Job Search



Job Title: Senior Data Engineer
Job Description:
A well-established and reputable technology firm based in Abu Dhabi is seeking an experienced Senior Data Engineer to join their team. The ideal candidate will have a strong background in building data pipelines, managing datasets for AI/LLM workflows, and handling complex unstructured data.
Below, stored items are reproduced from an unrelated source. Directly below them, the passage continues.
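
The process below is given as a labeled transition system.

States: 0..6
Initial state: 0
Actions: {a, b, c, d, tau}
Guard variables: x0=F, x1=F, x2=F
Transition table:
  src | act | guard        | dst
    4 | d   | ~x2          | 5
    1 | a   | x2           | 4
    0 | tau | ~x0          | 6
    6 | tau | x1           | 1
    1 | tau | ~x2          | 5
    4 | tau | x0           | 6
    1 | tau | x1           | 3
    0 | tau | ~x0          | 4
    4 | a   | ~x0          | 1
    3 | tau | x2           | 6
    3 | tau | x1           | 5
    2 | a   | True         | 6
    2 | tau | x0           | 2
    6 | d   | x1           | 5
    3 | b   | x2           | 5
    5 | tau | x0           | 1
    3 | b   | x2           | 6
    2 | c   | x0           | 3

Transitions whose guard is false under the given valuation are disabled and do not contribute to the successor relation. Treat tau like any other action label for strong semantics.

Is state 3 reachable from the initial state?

Guard filter leaves 6 enabled edge(s).
L0 = {0}
L1 = {4,6}  total {0,4,6}
L2 = {1,5}  total {0,1,4,5,6}
Reach set: {0,1,4,5,6}

Answer: UNREACHABLE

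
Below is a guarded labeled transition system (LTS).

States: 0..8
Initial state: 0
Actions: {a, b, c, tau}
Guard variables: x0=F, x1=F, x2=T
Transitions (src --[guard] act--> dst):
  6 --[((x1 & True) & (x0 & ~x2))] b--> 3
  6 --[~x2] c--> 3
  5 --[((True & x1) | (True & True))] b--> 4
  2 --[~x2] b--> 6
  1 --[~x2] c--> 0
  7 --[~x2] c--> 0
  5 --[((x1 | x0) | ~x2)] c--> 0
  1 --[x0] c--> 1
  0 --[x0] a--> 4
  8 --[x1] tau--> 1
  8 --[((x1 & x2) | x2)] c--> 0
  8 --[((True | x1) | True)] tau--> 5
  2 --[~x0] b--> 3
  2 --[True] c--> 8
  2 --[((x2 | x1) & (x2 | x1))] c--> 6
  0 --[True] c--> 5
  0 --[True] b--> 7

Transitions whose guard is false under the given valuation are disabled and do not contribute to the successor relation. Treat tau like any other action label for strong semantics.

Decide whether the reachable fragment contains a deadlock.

Answer: DEADLOCK at state 4

Working:
Reachable = {0,4,5,7}
  0: b→7  c→5  [deg 2]
  4: ∅  [no exit]
  5: b→4  [deg 1]
  7: ∅  [no exit]
witness 4: c·b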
This is a key role that supports the data infrastructure required for fine-tuning large language models (LLMs) and deploying advanced AI systems.
Key Responsibilities:
-
Prepare, manage, and version datasets used for LLM fine-tuning and AI processes.
-
Design and implement robust ingestion pipelines for both structured and unstructured data using Python.
-
Clean, normalize, and format data into suitable structures (e.g., JSONL, CSV) for LLM training.
-
Build and curate high-quality, task-specific datasets for model evaluation and testing.
-
Apply data version control using tools like DVC or LakeFS for traceability and reproducibility.
-
Generate vector embeddings using HuggingFace or Sentence Transformers libraries.
-
Manage and optimize vector databases (e.g., FAISS, Weaviate) for high-performance data retrieval.
-
Tokenize and chunk long-form text data to optimize LLM context windows and performance.
Required Skills & Qualifications:
-
Minimum 10 years of experience in a data engineering role.
-
At least 2 years of hands-on experience in an AI or LLM-adjacent data role.
-
Proven expertise in managing datasets with object storage solutions (MinIO, NFS).
-
Advanced proficiency in Python, pandas, and modern text/data processing libraries.
-
Experience with tokenization tools such as HuggingFace Tokenizers and SentencePiece.
-
Strong understanding of LLM-related data constraints like prompt formatting and context window limits.
-
Candidates must be available for in-person interviews in Abu Dhabi.